Suara.com - Menyambut Hari Anak Nasional 2021, Kedutaan Besar Republik Indonesia (KBRI) di Tokyo, Jepang, menekankan pentingnya perlindungan terhadap anak, khususnya keselamatan di wilayah rawan bencana. Keterampilan kesiapsiagaan bencana di sekolah menjadi salah satu indikator kabupaten/kota layak anak.
“Jepang sendiri terkenal memiliki kesiapsiagaan bencana terbaik di dunia sehingga Sekolah Republik Indonesia Tokyo (SRIT) selalu bekerja sama dengan pemerintah setempat setiap tahun untuk melaksanakan pelatihan dan simulasi darurat bencana.

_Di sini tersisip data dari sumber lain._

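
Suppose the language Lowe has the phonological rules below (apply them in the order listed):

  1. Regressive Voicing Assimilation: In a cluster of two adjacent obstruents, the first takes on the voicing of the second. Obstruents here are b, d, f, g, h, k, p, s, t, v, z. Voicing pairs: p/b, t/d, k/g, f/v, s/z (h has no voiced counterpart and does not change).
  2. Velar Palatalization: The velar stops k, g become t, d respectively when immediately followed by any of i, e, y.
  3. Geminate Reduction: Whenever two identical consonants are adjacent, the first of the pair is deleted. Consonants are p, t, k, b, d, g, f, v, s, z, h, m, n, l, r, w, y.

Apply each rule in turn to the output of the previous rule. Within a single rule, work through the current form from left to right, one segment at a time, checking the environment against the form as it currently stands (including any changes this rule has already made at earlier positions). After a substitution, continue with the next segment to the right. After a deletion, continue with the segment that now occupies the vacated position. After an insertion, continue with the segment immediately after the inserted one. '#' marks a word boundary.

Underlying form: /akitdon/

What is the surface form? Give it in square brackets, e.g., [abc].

[atidon]

1 Regressive Voicing Assimilation: [akitdon] → [akiddon]
2 Velar Palatalization: [akiddon] → [atiddon]
3 Geminate Reduction: [atiddon] → [atidon]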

Sayangnya, akibat pandemi Covid-19 yang melanda seluruh dunia termasuk Jepang, kegiatan tersebut tidak dapat dilaksanakan sejak tahun lalu,” ujar Ketua Dharma Wanita Persatuan (DWP) Kedutaan Besar Republik Indonesia (KBRI) Tokyo, Nuning Heri Akhmadi saat membuka webinar pendidikan bertajuk “Sekolahku Siaga Aman Bencana”, Kamis (15/7/2021).
Webinar yang terselenggara atas kerja sama DWP KBRI Tokyo dengan Sekolah Republik Indonesia Tokyo itu digelar untuk menyambut Hari Anak Nasional 2021 dan bertujuan menggugah kesadaran Warga Negara Indonesia (WNI) di Jepang dalam penanggulangan bencana di sekolah.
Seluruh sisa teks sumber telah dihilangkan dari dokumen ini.